The resolution was approved by the minority shareholders as the acquisition was deemed a related party transaction where Carlsberg Breweries A/S (CBAS), the major shareholder of Carlsberg Malaysia with 51% equity interest was deemed interested in the acquisition and had abstained from voting.
This announcement and press release follows the announcement dated 8th September 2009 where Carlsberg Malaysia announced the signing of the share purchase agreement (SPA) following the completion of the due diligence review and the announcement dated 28 July 2009 where Carlsberg Malaysia entered into a Memorandum of Understanding with CBAS to evaluate the possibility of the proposed acquisition.

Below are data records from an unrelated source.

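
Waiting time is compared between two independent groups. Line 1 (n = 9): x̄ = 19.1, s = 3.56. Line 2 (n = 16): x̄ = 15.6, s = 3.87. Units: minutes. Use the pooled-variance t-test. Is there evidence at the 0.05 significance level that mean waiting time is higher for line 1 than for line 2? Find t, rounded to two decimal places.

2.23

Let group 1 = line 1, group 2 = line 2. H0: μ_1 = μ_2; H1: μ_1 > μ_2 (two-sample pooled-variance t-test, right-tailed).
s_p² = [(9−1)·3.56² + (16−1)·3.87²]/(9+16−2) = 14.1758
t = (19.1 − 15.6)/√[14.1758·(1/9 + 1/16)] = 2.23
df = n₁ + n₂ − 2 = 23
p-value = P(T ≥ 2.23) ≈ 0.0179
Since p ≈ 0.0179 < α = 0.05, reject H0; the data support H1.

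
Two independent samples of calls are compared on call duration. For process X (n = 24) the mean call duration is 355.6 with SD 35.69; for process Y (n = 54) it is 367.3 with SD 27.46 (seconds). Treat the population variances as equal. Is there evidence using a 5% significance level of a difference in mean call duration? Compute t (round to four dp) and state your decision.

Let group 1 = process X, group 2 = process Y. H0: μ_1 = μ_2; H1: μ_1 ≠ μ_2 (two-sample pooled-variance t-test, two-sided).
s_p² = [(24−1)·35.69² + (54−1)·27.46²]/(24+54−2) = 911.337
t = (355.6 − 367.3)/√[911.337·(1/24 + 1/54)] = -1.5798
df = n₁ + n₂ − 2 = 76
Two-sided p-value ≈ 0.118
Since p ≈ 0.118 > α = 0.05, fail to reject H0; the data do not provide sufficient evidence against H0.

t = -1.5798; fail to reject H0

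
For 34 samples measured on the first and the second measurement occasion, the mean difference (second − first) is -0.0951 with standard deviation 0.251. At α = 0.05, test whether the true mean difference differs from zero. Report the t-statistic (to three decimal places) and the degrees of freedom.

H0: μ_d = 0; H1: μ_d ≠ 0 (paired t-test on the differences, two-sided).
t = d̄/(s_d/√n) = -0.0951/(0.251/√34) = -2.209
df = n − 1 = 33
Two-sided p-value ≈ 0.034
Since p ≈ 0.034 < α = 0.05, reject H0; the data support H1.

t = -2.209, df = 33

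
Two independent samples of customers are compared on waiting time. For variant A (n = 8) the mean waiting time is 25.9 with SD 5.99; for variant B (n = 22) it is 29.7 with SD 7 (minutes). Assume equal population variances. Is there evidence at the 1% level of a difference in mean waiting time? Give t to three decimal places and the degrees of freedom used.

Let group 1 = variant A, group 2 = variant B. H0: μ_1 = μ_2; H1: μ_1 ≠ μ_2 (two-sample pooled-variance t-test, two-sided).
s_p² = [(8−1)·5.99² + (22−1)·7²]/(8+22−2) = 45.72
t = (25.9 − 29.7)/√[45.72·(1/8 + 1/22)] = -1.361
df = n₁ + n₂ − 2 = 28
Two-sided p-value ≈ 0.1843
Since p ≈ 0.1843 > α = 0.01, fail to reject H0; the data do not provide sufficient evidence against H0.

t = -1.361, df = 28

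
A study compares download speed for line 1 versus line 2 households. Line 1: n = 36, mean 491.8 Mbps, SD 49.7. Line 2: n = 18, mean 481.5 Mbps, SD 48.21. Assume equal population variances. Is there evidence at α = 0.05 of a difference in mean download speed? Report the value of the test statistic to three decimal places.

0.725

Let group 1 = line 1, group 2 = line 2. H0: μ_1 = μ_2; H1: μ_1 ≠ μ_2 (two-sample pooled-variance t-test, two-sided).
s_p² = [(36−1)·49.7² + (18−1)·48.21²]/(36+18−2) = 2422.4
t = (491.8 − 481.5)/√[2422.4·(1/36 + 1/18)] = 0.725
df = n₁ + n₂ − 2 = 52
Two-sided p-value ≈ 0.4717
Since p ≈ 0.4717 > α = 0.05, fail to reject H0; the evidence is not statistically significant.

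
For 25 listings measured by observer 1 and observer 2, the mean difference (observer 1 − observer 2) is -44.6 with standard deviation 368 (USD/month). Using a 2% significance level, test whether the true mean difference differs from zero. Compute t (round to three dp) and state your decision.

H0: μ_d = 0; H1: μ_d ≠ 0 (paired t-test on the differences, two-sided).
t = d̄/(s_d/√n) = -44.6/(368/√25) = -0.606
df = n − 1 = 24
Two-sided p-value ≈ 0.5502
Since p ≈ 0.5502 > α = 0.02, fail to reject H0; the evidence is not statistically significant.

t = -0.606; fail to reject H0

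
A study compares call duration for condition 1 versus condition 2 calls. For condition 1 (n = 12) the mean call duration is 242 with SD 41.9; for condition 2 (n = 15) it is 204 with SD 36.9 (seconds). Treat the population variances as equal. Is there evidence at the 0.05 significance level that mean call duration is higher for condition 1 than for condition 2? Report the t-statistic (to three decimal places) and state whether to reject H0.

Let group 1 = condition 1, group 2 = condition 2. H0: μ_1 = μ_2; H1: μ_1 > μ_2 (two-sample pooled-variance t-test, right-tailed).
s_p² = [(12−1)·41.9² + (15−1)·36.9²]/(12+15−2) = 1534.97
t = (242 − 204)/√[1534.97·(1/12 + 1/15)] = 2.504
df = n₁ + n₂ − 2 = 25
p-value = P(T ≥ 2.504) ≈ 0.0096
Since p ≈ 0.0096 < α = 0.05, reject H0; the data support H1.

t = 2.504; reject H0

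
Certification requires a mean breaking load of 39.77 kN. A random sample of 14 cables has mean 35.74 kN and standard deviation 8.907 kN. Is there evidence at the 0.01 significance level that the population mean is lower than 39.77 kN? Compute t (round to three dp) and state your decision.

H0: μ = 39.77; H1: μ < 39.77 (one-sample t-test, left-tailed).
t = (x̄ − μ₀)/(s/√n) = (35.74 − 39.77)/(8.907/√14) = -1.693
df = n − 1 = 13
p-value = P(T ≤ -1.693) ≈ 0.0571
Since p ≈ 0.0571 > α = 0.01, fail to reject H0; the evidence is not statistically significant.

t = -1.693; fail to reject H0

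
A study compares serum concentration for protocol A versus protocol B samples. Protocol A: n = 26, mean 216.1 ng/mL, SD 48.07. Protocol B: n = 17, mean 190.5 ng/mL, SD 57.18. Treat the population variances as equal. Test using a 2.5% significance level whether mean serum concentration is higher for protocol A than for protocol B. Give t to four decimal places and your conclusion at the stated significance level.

t = 1.5840; fail to reject H0

Let group 1 = protocol A, group 2 = protocol B. H0: μ_1 = μ_2; H1: μ_1 > μ_2 (two-sample pooled-variance t-test, right-tailed).
s_p² = [(26−1)·48.07² + (17−1)·57.18²]/(26+17−2) = 2684.9
t = (216.1 − 190.5)/√[2684.9·(1/26 + 1/17)] = 1.5840
df = n₁ + n₂ − 2 = 41
p-value = P(T ≥ 1.5840) ≈ 0.060
Since p ≈ 0.060 > α = 0.025, fail to reject H0; the data do not provide sufficient evidence against H0.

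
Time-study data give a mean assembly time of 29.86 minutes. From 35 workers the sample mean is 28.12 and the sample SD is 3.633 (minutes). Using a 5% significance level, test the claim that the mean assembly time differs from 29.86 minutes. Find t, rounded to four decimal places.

-2.8335

H0: μ = 29.86; H1: μ ≠ 29.86 (one-sample t-test, two-sided).
t = (x̄ − μ₀)/(s/√n) = (28.12 − 29.86)/(3.633/√35) = -2.8335
df = n − 1 = 34
Two-sided p-value ≈ 0.0077
Since p ≈ 0.0077 < α = 0.05, reject H0; the data support H1.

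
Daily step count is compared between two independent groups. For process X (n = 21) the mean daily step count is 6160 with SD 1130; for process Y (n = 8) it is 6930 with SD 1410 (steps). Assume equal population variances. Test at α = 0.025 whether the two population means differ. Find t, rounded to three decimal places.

-1.533

Let group 1 = process X, group 2 = process Y. H0: μ_1 = μ_2; H1: μ_1 ≠ μ_2 (two-sample pooled-variance t-test, two-sided).
s_p² = [(21−1)·1130² + (8−1)·1410²]/(21+8−2) = 1461290
t = (6160 − 6930)/√[1461290·(1/21 + 1/8)] = -1.533
df = n₁ + n₂ − 2 = 27
Two-sided p-value ≈ 0.137
Since p ≈ 0.137 > α = 0.025, fail to reject H0; the data do not provide sufficient evidence against H0.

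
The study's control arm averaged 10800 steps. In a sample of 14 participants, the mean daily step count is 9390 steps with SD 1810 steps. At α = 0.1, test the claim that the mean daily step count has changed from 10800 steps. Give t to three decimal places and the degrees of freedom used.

H0: μ = 10800; H1: μ ≠ 10800 (one-sample t-test, two-sided).
t = (x̄ − μ₀)/(s/√n) = (9390 − 10800)/(1810/√14) = -2.915
df = n − 1 = 13
Two-sided p-value ≈ 0.0121
Since p ≈ 0.0121 < α = 0.1, reject H0; the evidence is statistically significant.

t = -2.915, df = 13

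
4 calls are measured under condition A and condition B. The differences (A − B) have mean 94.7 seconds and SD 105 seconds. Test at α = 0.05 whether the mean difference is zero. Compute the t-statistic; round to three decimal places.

H0: μ_d = 0; H1: μ_d ≠ 0 (paired t-test on the differences, two-sided).
t = d̄/(s_d/√n) = 94.7/(105/√4) = 1.804
df = n − 1 = 3
Two-sided p-value ≈ 0.1690
Since p ≈ 0.1690 > α = 0.05, fail to reject H0; the data do not provide sufficient evidence against H0.

1.804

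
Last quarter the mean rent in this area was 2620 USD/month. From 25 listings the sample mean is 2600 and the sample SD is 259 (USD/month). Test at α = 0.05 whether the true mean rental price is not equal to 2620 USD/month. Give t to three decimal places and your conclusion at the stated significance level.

H0: μ = 2620; H1: μ ≠ 2620 (one-sample t-test, two-sided).
t = (x̄ − μ₀)/(s/√n) = (2600 − 2620)/(259/√25) = -0.386
df = n − 1 = 24
Two-sided p-value ≈ 0.703
Since p ≈ 0.703 > α = 0.05, fail to reject H0; the evidence is not statistically significant.

t = -0.386; fail to reject H0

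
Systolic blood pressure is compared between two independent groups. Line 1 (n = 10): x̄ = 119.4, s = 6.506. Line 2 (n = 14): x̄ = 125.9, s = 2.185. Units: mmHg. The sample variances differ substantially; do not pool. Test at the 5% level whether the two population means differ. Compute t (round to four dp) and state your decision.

Let group 1 = line 1, group 2 = line 2. H0: μ_1 = μ_2; H1: μ_1 ≠ μ_2 (Welch's two-sample t-test, two-sided).
t = (x̄_1 − x̄_2)/√(s_1²/n_1 + s_2²/n_2) = (119.4 − 125.9)/√(6.506²/10 + 2.185²/14) = -3.0393
Welch–Satterthwaite df ≈ 10.46
Two-sided p-value ≈ 0.0119
Since p ≈ 0.0119 < α = 0.05, reject H0; the data support H1.

t = -3.0393; reject H0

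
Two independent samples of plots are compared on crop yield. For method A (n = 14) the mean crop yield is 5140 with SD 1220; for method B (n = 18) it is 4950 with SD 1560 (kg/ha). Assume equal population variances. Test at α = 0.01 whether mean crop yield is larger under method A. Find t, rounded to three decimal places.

Let group 1 = method A, group 2 = method B. H0: μ_1 = μ_2; H1: μ_1 > μ_2 (two-sample pooled-variance t-test, right-tailed).
s_p² = [(14−1)·1220² + (18−1)·1560²]/(14+18−2) = 2024010
t = (5140 − 4950)/√[2024010·(1/14 + 1/18)] = 0.375
df = n₁ + n₂ − 2 = 30
p-value = P(T ≥ 0.375) ≈ 0.3552
Since p ≈ 0.3552 > α = 0.01, fail to reject H0; the evidence is not statistically significant.

0.375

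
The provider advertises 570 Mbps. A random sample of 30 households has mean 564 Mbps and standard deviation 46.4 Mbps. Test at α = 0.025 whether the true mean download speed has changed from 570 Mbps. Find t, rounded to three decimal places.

-0.708

H0: μ = 570; H1: μ ≠ 570 (one-sample t-test, two-sided).
t = (x̄ − μ₀)/(s/√n) = (564 − 570)/(46.4/√30) = -0.708
df = n − 1 = 29
Two-sided p-value ≈ 0.4844
Since p ≈ 0.4844 > α = 0.025, fail to reject H0; the evidence is not statistically significant.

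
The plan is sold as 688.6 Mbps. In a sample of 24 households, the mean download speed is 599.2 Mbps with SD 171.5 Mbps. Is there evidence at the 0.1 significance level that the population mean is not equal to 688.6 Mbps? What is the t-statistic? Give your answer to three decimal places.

H0: μ = 688.6; H1: μ ≠ 688.6 (one-sample t-test, two-sided).
t = (x̄ − μ₀)/(s/√n) = (599.2 − 688.6)/(171.5/√24) = -2.554
df = n − 1 = 23
Two-sided p-value ≈ 0.0178
Since p ≈ 0.0178 < α = 0.1, reject H0; the evidence is statistically significant.

-2.554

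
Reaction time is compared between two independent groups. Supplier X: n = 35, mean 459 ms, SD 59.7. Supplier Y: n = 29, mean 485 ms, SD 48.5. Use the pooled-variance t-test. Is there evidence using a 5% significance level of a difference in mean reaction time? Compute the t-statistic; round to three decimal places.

-1.885

Let group 1 = supplier X, group 2 = supplier Y. H0: μ_1 = μ_2; H1: μ_1 ≠ μ_2 (two-sample pooled-variance t-test, two-sided).
s_p² = [(35−1)·59.7² + (29−1)·48.5²]/(35+29−2) = 3016.81
t = (459 − 485)/√[3016.81·(1/35 + 1/29)] = -1.885
df = n₁ + n₂ − 2 = 62
Two-sided p-value ≈ 0.064
Since p ≈ 0.064 > α = 0.05, fail to reject H0; the evidence is not statistically significant.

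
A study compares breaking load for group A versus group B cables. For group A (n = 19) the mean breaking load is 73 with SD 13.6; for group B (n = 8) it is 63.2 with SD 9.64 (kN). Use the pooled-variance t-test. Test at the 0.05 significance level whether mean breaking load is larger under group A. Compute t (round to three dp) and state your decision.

t = 1.843; reject H0

Let group 1 = group A, group 2 = group B. H0: μ_1 = μ_2; H1: μ_1 > μ_2 (two-sample pooled-variance t-test, right-tailed).
s_p² = [(19−1)·13.6² + (8−1)·9.64²]/(19+8−2) = 159.191
t = (73 − 63.2)/√[159.191·(1/19 + 1/8)] = 1.843
df = n₁ + n₂ − 2 = 25
p-value = P(T ≥ 1.843) ≈ 0.039
Since p ≈ 0.039 < α = 0.05, reject H0; the evidence is statistically significant.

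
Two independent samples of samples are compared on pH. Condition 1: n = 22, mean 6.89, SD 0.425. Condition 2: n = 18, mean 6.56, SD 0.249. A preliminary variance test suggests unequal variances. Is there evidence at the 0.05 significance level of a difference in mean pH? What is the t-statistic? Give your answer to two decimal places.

3.06

Let group 1 = condition 1, group 2 = condition 2. H0: μ_1 = μ_2; H1: μ_1 ≠ μ_2 (Welch's two-sample t-test, two-sided).
t = (x̄_1 − x̄_2)/√(s_1²/n_1 + s_2²/n_2) = (6.89 − 6.56)/√(0.425²/22 + 0.249²/18) = 3.06
Welch–Satterthwaite df ≈ 34.76
Two-sided p-value ≈ 0.0043
Since p ≈ 0.0043 < α = 0.05, reject H0; the data support H1.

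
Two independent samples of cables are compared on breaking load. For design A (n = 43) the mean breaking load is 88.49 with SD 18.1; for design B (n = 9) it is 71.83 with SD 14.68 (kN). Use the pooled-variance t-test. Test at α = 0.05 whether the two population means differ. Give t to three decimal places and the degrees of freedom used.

t = 2.583, df = 50

Let group 1 = design A, group 2 = design B. H0: μ_1 = μ_2; H1: μ_1 ≠ μ_2 (two-sample pooled-variance t-test, two-sided).
s_p² = [(43−1)·18.1² + (9−1)·14.68²]/(43+9−2) = 309.673
t = (88.49 − 71.83)/√[309.673·(1/43 + 1/9)] = 2.583
df = n₁ + n₂ − 2 = 50
Two-sided p-value ≈ 0.0128
Since p ≈ 0.0128 < α = 0.05, reject H0; the data support H1.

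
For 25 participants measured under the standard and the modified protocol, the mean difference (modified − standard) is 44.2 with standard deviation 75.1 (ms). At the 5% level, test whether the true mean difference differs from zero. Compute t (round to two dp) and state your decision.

t = 2.94; reject H0

H0: μ_d = 0; H1: μ_d ≠ 0 (paired t-test on the differences, two-sided).
t = d̄/(s_d/√n) = 44.2/(75.1/√25) = 2.94
df = n − 1 = 24
Two-sided p-value ≈ 0.0071
Since p ≈ 0.0071 < α = 0.05, reject H0; the evidence is statistically significant.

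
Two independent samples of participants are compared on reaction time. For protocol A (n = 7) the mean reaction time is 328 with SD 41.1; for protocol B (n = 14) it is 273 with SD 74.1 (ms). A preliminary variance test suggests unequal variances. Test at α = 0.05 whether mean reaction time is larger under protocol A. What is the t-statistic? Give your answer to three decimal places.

2.185

Let group 1 = protocol A, group 2 = protocol B. H0: μ_1 = μ_2; H1: μ_1 > μ_2 (Welch's two-sample t-test, right-tailed).
t = (x̄_1 − x̄_2)/√(s_1²/n_1 + s_2²/n_2) = (328 − 273)/√(41.1²/7 + 74.1²/14) = 2.185
Welch–Satterthwaite df ≈ 18.63
p-value = P(T ≥ 2.185) ≈ 0.0209
Since p ≈ 0.0209 < α = 0.05, reject H0; the data support H1.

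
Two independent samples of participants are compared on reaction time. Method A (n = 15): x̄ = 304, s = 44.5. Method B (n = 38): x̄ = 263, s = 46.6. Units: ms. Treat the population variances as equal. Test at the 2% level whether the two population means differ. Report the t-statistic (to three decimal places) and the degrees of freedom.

Let group 1 = method A, group 2 = method B. H0: μ_1 = μ_2; H1: μ_1 ≠ μ_2 (two-sample pooled-variance t-test, two-sided).
s_p² = [(15−1)·44.5² + (38−1)·46.6²]/(15+38−2) = 2119.04
t = (304 − 263)/√[2119.04·(1/15 + 1/38)] = 2.921
df = n₁ + n₂ − 2 = 51
Two-sided p-value ≈ 0.005
Since p ≈ 0.005 < α = 0.02, reject H0; the evidence is statistically significant.

t = 2.921, df = 51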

“We are pleased that the non-interested shareholders (minority shareholders) of Carlsberg Malaysia have approved the acquisition which is in the best interest of the Company and its shareholders. The acquisition of CSPL and expansion in the region will benefit Carlsberg Malaysia strategically as it is a good business fit, the beer market in Singapore is attractive and Carlsberg Singapore is a successful, well run and profitable company. In addition, the financial rationale for the proposed acquisition is justifiable as there are significant synergies to be realized, the investment is earnings accretive to Carlsberg Malaysia.” commented Dato’ Lim Say Chong who is Carlsberg Malaysia’s Chairman and is an independent nonexecutive director.
The acquisition of CSPL is conditional on the following:
(a) Carlsberg Asia Pte Ltd (CAPL), a fully owned subsidiary of CBAS and holding company of CSPL undertakes to provide a profit guarantee to Carlsberg Malaysia for the aggregate profit after tax of CSPL set at SGD24 million for financial years ending 31 December 2009 and 2010;
(b) CBAS as a major shareholder of CBMB will, in respect of the financial years ending 31 December 2009 to 2013 (both inclusive), support CBMB Board proposals to distribute net dividend of between 50% to 70% of the distributable annual profits of CBMB Group’s statutory accounts;
(c) CBAS shall waive, for a period of 20 years, its right to terminate the licence to use the Carlsberg trademark in connection with the terms of Intra Group Sourcing and Licence Agreement between CSPL and CBAS.
The acquisition is not expected to have any material effect on the earnings and earnings per share of the Carlsberg Malaysia Group for the financial year ending 31 December 2009 as the proposed acquisition is only expected to be completed in the 4th quarter of 2009.
A circular to shareholders setting out the details of the proposed acquisition had been sent to shareholders of Carlsberg Malaysia prior to the EGM.